The core features our component was focusing on can be summarized as follows:

(Low-latency) Key-exchange protocols: Our key-exchange protocols to achieve low latency (zero round-trip time, 0-RTT) together with strong security properties are built upon so called puncturable encryption schemes (or key encapsulation mechanisms).

Privacy-preserving authentication: Depending on the required degree of privacy (only with respect to eavesdroppers or even communication partners like the base station), we focused on protocols either obtained from anonymous (authenticated) key-exchange protocols or primitives underlying anonymous attribute-based credentials or group signature schemes.
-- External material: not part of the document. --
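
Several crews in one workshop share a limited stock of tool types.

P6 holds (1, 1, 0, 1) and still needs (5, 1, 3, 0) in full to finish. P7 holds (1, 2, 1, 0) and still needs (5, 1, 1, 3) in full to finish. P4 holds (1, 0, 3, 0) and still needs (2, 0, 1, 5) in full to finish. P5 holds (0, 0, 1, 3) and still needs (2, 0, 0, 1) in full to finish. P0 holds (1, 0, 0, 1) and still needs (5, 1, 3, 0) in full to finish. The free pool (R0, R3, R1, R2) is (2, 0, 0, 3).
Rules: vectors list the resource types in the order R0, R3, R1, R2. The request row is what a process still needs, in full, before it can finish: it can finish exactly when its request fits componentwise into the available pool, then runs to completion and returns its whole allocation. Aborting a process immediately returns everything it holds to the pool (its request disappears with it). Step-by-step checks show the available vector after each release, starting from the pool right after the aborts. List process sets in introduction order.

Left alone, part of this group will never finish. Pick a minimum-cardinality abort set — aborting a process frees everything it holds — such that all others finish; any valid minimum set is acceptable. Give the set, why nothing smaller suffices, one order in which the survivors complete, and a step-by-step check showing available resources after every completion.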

Internals and technologies

For the implementation of our component, we require a few external libraries:

A pairing implementation, for which we rely on the popular and highly optimized open-source pairing library RELIC6. This choice is done for multiple reasons: (1) it includes implementation of currently recommended pairing-friendly curves such as BLS12-381, (2) includes optimizations for desktop and server CPUs as well as embedded CPUs such as ARM and AVR processors, and (3) allows to configure memory handling suitable for the target platform.

The pyrelic library7 which provides Python bindings for the popular and highly optimized open-source pairing library RELIC.

OpenSSL8, as one of the most used libraries for TLS which also provides TLS 1.3 support.

Our library that implements the secure channel establishment has finally been integrated into OpenSSL and our library for privacy-preserving authentication has been integrated into the pyrelic library. More details can be found in Deliverables D5.5 and D5.6.

As our evaluation platform we use a Raspberry Pi 3 Model B powered by a quad-core ARM Cortex-A53 1200 MHz processor and has 1 GB SDRAM.